Daredevil #117 - An off month from both Michael Lark and Ed Brubaker. Lark's artwork feels excessively simple this month; his lines are thicker and clunkier than usual, and he's missing the emotion that usually characterizes his work. Matt Murdock has almost completely lost touch with reality, taking stupid risks as Daredevil that should've damned him but have instead rolled right off his back. He's fighting a losing battle to keep the wife he doesn't truly want, beating down the middle man with little justification and getting into arguments with the Kingpin's cronies on his front doorstep. Surely the media and the feds haven't abandoned his case so quickly? He feels like a guy who's lashing out in all directions, someone who's about to get burned, but I'm not sure I really like that direction. Matt's been in the dumpster for almost five years now, and while it's fascinating to see how close he can get to rock bottom without breaking, I'm just about ready to see the curtain fall.

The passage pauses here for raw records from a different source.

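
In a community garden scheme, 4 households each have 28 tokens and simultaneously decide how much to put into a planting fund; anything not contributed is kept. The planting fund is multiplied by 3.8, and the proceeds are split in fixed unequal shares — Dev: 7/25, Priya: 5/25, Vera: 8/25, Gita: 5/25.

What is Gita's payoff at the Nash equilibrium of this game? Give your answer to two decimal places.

For player j, contributing a unit is worthwhile iff 3.8 × (j's share) ≥ 1, i.e. iff j's share is at least 0.2632.
Dev and Vera are above the threshold, contributing 28 each; the remaining 2 contribute 0. Total contributed: 56.
Gita keeps 28 and receives 3.8 × 56 × 5/25 = 42.56 from the planting fund, for a payoff of 70.56.

70.56 tokens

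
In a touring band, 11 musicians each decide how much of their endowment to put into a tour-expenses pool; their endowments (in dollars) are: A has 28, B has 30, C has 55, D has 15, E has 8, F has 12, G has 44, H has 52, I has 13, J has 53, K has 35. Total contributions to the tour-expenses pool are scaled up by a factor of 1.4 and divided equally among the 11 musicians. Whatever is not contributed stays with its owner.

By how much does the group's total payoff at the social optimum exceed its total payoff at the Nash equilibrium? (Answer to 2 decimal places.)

138.00 dollars

The private return per contributed unit is 1.4/11 = 0.1273 < 1 for every player regardless of endowment, so the Nash equilibrium is zero contribution and the group total is Σ E_j = 28 + 30 + 55 + 15 + 8 + 12 + 44 + 52 + 13 + 53 + 35 = 345.
Each contributed unit returns 1.400 to the group, so the social optimum is full contribution by everyone: group total = 1.400 × 345 = 483.00.
Efficiency loss = (1.400 − 1) × 345 = 138.00.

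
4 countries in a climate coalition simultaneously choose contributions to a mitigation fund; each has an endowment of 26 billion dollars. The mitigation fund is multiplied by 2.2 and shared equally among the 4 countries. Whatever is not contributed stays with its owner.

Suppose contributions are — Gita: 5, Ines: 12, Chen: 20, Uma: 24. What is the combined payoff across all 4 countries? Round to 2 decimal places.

177.20 billion dollars

Total contributed: 5 + 12 + 20 + 24 = 61; total kept: 4 × 26 − 61 = 43.
The mitigation fund pays out 2.2 × 61 = 134.20 in aggregate.
Group total = 43 + 134.20 = 177.20.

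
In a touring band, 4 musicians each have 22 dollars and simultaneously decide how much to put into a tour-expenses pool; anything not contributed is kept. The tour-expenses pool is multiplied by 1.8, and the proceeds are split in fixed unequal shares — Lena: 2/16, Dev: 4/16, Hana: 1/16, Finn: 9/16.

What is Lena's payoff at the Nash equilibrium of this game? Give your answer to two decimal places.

A player with share s gets back 1.8·s per unit contributed, so full contribution is dominant for anyone with s > 1/1.8 = 0.5556 and zero contribution is dominant for anyone below.
Finn alone (share 9/16) is above the threshold, contributing 22; the remaining 3 contribute 0. Total contributed: 22.
Lena keeps 22 and receives 1.8 × 22 × 2/16 = 4.95 from the tour-expenses pool, for a payoff of 26.95.

26.95 dollars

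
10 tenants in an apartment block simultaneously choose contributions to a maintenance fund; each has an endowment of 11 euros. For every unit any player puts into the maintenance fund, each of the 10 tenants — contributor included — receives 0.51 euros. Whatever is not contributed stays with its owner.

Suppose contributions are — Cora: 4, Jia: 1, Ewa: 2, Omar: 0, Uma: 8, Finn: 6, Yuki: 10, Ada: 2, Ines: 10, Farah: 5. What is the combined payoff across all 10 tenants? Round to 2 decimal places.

Total contributed: 4 + 1 + 2 + 0 + 8 + 6 + 10 + 2 + 10 + 5 = 48; total kept: 10 × 11 − 48 = 62.
The maintenance fund pays out 0.51 × 10 × 48 = 244.80 in aggregate.
Group total = 62 + 244.80 = 306.80.

306.80 euros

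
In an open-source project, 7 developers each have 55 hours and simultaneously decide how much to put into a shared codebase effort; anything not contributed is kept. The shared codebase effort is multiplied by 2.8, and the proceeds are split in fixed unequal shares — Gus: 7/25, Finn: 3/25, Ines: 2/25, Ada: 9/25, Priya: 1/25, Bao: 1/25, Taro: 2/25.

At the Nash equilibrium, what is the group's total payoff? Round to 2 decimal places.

484.00 hours

For player j, contributing a unit is worthwhile iff 2.8 × (j's share) ≥ 1, i.e. iff j's share is at least 0.3571.
The only share above 0.3571 is Ada's 9/25, contributing 55; the remaining 6 contribute 0. Total contributed: 55.
The shared codebase effort pays out 2.8 × 55 = 154.00 in total (split across the unequal shares, but the aggregate is all that matters for the group sum).
The 6 free-riders keep 55 each, adding 330. Group total = 330 + 154.00 = 484.00.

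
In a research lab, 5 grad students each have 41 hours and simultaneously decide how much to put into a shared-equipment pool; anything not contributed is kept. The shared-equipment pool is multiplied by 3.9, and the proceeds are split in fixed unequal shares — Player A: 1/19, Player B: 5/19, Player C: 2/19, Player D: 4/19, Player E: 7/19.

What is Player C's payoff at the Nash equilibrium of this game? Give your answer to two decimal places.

Each unit j contributes comes back to j as 3.9 × (j's share), so j prefers to contribute only if that share exceeds 1/3.9 = 0.2564; otherwise keeping the unit dominates.
The shares above 0.2564 belong to Player B and Player E, contributing 41 each; the remaining 3 contribute 0. Total contributed: 82.
Player C keeps 41 and receives 3.9 × 82 × 2/19 = 33.66 from the shared-equipment pool, for a payoff of 74.66.

74.66 hours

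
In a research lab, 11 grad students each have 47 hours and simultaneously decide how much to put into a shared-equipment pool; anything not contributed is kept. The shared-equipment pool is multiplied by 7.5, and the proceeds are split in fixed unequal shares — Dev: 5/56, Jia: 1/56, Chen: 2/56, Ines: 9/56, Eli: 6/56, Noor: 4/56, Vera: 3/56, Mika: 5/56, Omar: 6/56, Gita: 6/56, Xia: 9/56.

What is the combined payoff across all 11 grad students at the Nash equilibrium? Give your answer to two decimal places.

1128.00 hours

For player j, contributing a unit is worthwhile iff 7.5 × (j's share) ≥ 1, i.e. iff j's share is at least 0.1333.
Ines and Xia clear that bar, contributing 47 each; the remaining 9 contribute 0. Total contributed: 94.
The shared-equipment pool pays out 7.5 × 94 = 705.00 in total (split across the unequal shares, but the aggregate is all that matters for the group sum).
The 9 free-riders keep 47 each, adding 423. Group total = 423 + 705.00 = 1128.00.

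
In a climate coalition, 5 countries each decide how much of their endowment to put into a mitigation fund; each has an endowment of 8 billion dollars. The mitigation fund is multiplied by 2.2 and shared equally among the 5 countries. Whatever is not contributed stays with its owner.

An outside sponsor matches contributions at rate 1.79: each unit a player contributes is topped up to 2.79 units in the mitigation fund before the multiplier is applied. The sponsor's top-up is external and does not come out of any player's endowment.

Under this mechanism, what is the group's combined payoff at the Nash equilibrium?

With the mechanism, a contributed unit returns 2.2 × 2.79 / 5 = 1.2276 per unit of net cost to the contributor — now above 1 — so contributing fully is weakly dominant for every player.
At the Nash equilibrium everyone contributes 8. Group total payoff = 2.2 × 2.79 × 40 = 245.52.

245.52 billion dollars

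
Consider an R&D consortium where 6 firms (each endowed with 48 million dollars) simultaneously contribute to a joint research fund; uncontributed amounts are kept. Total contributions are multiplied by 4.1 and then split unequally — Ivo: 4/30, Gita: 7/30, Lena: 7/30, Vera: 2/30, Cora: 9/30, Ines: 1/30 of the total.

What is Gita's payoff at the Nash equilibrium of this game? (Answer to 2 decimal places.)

93.92 million dollars

A player with share s gets back 4.1·s per unit contributed, so full contribution is dominant for anyone with s > 1/4.1 = 0.2439 and zero contribution is dominant for anyone below.
Only Cora (9/30) clears that bar, contributing 48; the remaining 5 contribute 0. Total contributed: 48.
Gita keeps 48 and receives 4.1 × 48 × 7/30 = 45.92 from the joint research fund, for a payoff of 93.92.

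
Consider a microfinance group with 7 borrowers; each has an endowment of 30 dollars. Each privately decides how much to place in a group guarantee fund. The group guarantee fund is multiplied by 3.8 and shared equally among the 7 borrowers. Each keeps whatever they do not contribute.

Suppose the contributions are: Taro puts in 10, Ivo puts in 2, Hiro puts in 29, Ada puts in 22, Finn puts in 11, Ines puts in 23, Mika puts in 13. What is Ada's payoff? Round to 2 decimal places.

Total contributed: 10 + 2 + 29 + 22 + 11 + 23 + 13 = 110.
Each receives 3.8 × 110 / 7 = 59.71 from the group guarantee fund.
Ada keeps 30 − 22 = 8, so Ada's payoff is 8 + 59.71 = 67.71.

67.71 dollars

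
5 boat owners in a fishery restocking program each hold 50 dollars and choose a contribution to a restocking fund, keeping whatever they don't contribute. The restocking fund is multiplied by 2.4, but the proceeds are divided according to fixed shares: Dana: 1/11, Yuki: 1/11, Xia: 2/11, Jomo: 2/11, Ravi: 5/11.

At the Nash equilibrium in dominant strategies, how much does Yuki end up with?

Each unit j contributes comes back to j as 2.4 × (j's share), so j prefers to contribute only if that share exceeds 1/2.4 = 0.4167; otherwise keeping the unit dominates.
Only Ravi (5/11) clears that bar, contributing 50; the remaining 4 contribute 0. Total contributed: 50.
Yuki keeps 50 and receives 2.4 × 50 × 1/11 = 10.91 from the restocking fund, for a payoff of 60.91.

60.91 dollars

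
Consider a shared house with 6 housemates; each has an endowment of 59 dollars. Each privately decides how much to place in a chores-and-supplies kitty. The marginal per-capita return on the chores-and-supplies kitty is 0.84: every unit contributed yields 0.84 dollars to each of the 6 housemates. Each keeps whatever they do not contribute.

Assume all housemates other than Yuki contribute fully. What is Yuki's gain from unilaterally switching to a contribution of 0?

9.44 dollars

Switching from a contribution of 59 to 0 lets Yuki keep an extra 59 dollars, but lowers the chores-and-supplies kitty by 59, which costs Yuki their own share of that drop: 0.84 × 59 = 49.56.
Net gain = 59 − 49.56 = 9.44. The private return per contributed unit (0.84) is below 1, so free-riding is indeed the best response regardless of what the others do.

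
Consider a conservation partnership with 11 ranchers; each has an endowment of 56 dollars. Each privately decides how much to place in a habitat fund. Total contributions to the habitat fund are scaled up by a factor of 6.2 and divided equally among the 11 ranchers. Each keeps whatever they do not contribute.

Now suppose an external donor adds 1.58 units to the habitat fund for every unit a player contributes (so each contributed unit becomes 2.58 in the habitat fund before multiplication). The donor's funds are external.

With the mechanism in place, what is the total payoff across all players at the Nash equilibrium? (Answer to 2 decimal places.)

9853.54 dollars

The effective private return per unit is now 6.2 × 2.58 / 11 = 1.4542 > 1, so every player's dominant strategy flips to full contribution.
At the Nash equilibrium everyone contributes 56. Group total payoff = 6.2 × 2.58 × 616 = 9853.54.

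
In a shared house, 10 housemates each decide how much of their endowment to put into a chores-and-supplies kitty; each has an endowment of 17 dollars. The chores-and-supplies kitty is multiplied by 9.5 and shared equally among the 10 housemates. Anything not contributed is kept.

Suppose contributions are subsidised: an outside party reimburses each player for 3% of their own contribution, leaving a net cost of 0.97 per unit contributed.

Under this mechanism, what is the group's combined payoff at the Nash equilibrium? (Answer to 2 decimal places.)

Even with the mechanism, each unit contributed returns only (9.5/10) / 0.97 = 0.9794 per unit of net cost, so contributing nothing is still dominant.
At the Nash equilibrium no one contributes; group total payoff = 10 × 17 = 170.

170.00 dollars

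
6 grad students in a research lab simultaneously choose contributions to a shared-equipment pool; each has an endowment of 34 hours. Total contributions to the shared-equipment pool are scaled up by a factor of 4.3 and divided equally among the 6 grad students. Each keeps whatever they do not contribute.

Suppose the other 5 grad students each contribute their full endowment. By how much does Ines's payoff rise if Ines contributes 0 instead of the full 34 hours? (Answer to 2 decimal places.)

Switching from a contribution of 34 to 0 lets Ines keep an extra 34 hours, but lowers the shared-equipment pool by 34, which costs Ines their own share of that drop: 4.3/6 × 34 = 24.37.
Net gain = 34 − 24.37 = 9.63. The private return per contributed unit (0.7167) is below 1, so free-riding is indeed the best response regardless of what the others do.

9.63 hours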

Top 10: Season Two Special #1 - This was, hands down, my personal favorite of the ABC titles Alan Moore was creating for Wildstorm at the turn of the millennium. Sadly, if not unexpectedly, it hasn't held up nearly as well now that Moore's loving touch has become a thing of the past. Top 10 still benefits from the fantastic landscape, the giant supporting cast and the skewed perspectives that were established in "Season One," but in another writer's hands it feels hollow. These look like many of the same characters I loved in the first series, they've just been lobotomized. Gone are the inventive superpowered crimes, the colorful police forc e and the heartfelt nods to pop culture in the background. In their place is a single lead character (who, aside from her purple skin, is completely unrecognizable) a watered down courtroom drama and much more blunt, obvious visual puns. This isn't all that bad of a story, but it sure as hell isn't worthy of the name. Maybe absence makes the heart grow fonder and this was never as good as I'd remembered.

Wolverine Saga #1 - Freebie I was handed at the checkout counter when I made last week's purchase, I guess intended to fill all the fanboys in just in time for Wolvie's big motion picture later this summer. This is an all-encompassing retelling of every noteworthy moment in Logan's life, and has basically informed me that he's already met every single character in the Marvel Universe, often before they became heroes or villains. It's all text, spiced up with random panels from dozens of memorable issues featuring the character. Nice to have it all collected in one place, but reading it in one sitting, it becomes obvious just how ridiculous, overthought and convoluted his history really is. So he fought in six different wars, fell deeply in love with a busload of lovely ladies and lost/regained his memory weekly for over forty years? And he's only been in-costume since the '90s? After working my way through this, I'm now of the opinion that no further paper needs to be dedicated to the character because every possible storyline involving him has already been told. Some more than once. Cripes.